We have a random sample of workers from a large firm. In 2017, the firm ran a training program. Some workers did the training program, others did not. The firm now wants to assess the effect of the training on earnings. 

We use the following model to estimate the effect of a training program on annual earnings in 2018:

ln⁡(earn2018)=β₀+β₁train+β₂ln⁡(earn2016)+β₃educ+β₄exper+u

where

• earn2018 = individual total annual earnings in 2018 in dollars
• train = a dummy variable that takes the value 1 if the individual worker did the training in 2017 and 0 otherwise
• earn2016 = individual total annual earnings in 2016 in dollars
• educ = the individual's years of education   
• exper = the individual's years of experience  

We find:

ln⁡(earn2018)^= 11.672 + 0.041train + 0.821ln⁡(earn2016) + 0.037educ + 0.012exper

                         (5.864)   (0.019)         (0.258)                       (0.013)         (0.007)

n=1278, R²= 0.048

Which of the following is the correct interpretation of the coefficient on earnings in 2016?

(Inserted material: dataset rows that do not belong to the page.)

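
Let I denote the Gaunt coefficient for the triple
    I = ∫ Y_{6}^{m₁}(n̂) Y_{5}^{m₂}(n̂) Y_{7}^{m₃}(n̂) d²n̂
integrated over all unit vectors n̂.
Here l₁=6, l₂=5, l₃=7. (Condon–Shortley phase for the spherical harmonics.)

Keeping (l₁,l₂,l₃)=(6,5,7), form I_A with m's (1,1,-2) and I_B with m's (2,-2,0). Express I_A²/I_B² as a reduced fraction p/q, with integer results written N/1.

l's match ⇒ only the (l;m) 3-j factors differ between A and B.
A: triangle coeff Δ(6,5,7) = 1/174594420; Σ_t [0,4]: t=0:+1/12441600 t=1:−1/414720 t=2:+1/138240 t=3:−1/311040 t=4:+1/5806080 = 1/537600; (3j)²=2916/323323 [(6 5 7; 1 1 -2)], sign=-1
B: triangle coeff Δ(6,5,7) = 1/174594420; Σ_t [0,3]: t=0:+1/497664 t=1:−1/207360 t=2:+1/691200 t=3:−1/21772800 = -41/29030400; (3j)²=11767/1385670 [(6 5 7; 2 -2 0)], sign=+1
I_A²/I_B² = (2916/323323)/(11767/1385670) = 87480/82369

87480/82369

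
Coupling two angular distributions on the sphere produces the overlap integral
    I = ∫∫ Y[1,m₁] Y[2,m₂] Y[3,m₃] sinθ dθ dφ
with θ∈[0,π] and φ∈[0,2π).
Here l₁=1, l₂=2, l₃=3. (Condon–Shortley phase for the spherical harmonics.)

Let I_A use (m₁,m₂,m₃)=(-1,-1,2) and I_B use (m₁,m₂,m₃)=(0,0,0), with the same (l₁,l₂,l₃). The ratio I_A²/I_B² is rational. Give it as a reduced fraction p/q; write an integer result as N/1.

10/9

l's match ⇒ only the (l;m) 3-j factors differ between A and B.
A: triangle coeff Δ(1,2,3) = 1/105; Σ_t [0,0]: t=0:+1/12 = 1/12; (3j)²=2/21 [(1 2 3; -1 -1 2)], sign=-1
B: triangle coeff Δ(1,2,3) = 1/105; Σ_t [0,0]: t=0:+1/4 = 1/4; (3j)²=3/35 [(1 2 3; 0 0 0)], sign=-1
I_A²/I_B² = (2/21)/(3/35) = 10/9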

a) For each additional 1% increase in earnings in 2016, average earnings in 2018 are expected to increase by approximately 0.821%, all else equal.

b) For each additional 1% increase in earnings in 2016, average earnings in 2018 are expected to increase by approximately 82.1%, all else equal.

c) Each additional 1% increase in earnings in 2016, is expected to increase earnings in 2018 on average by 0.821%.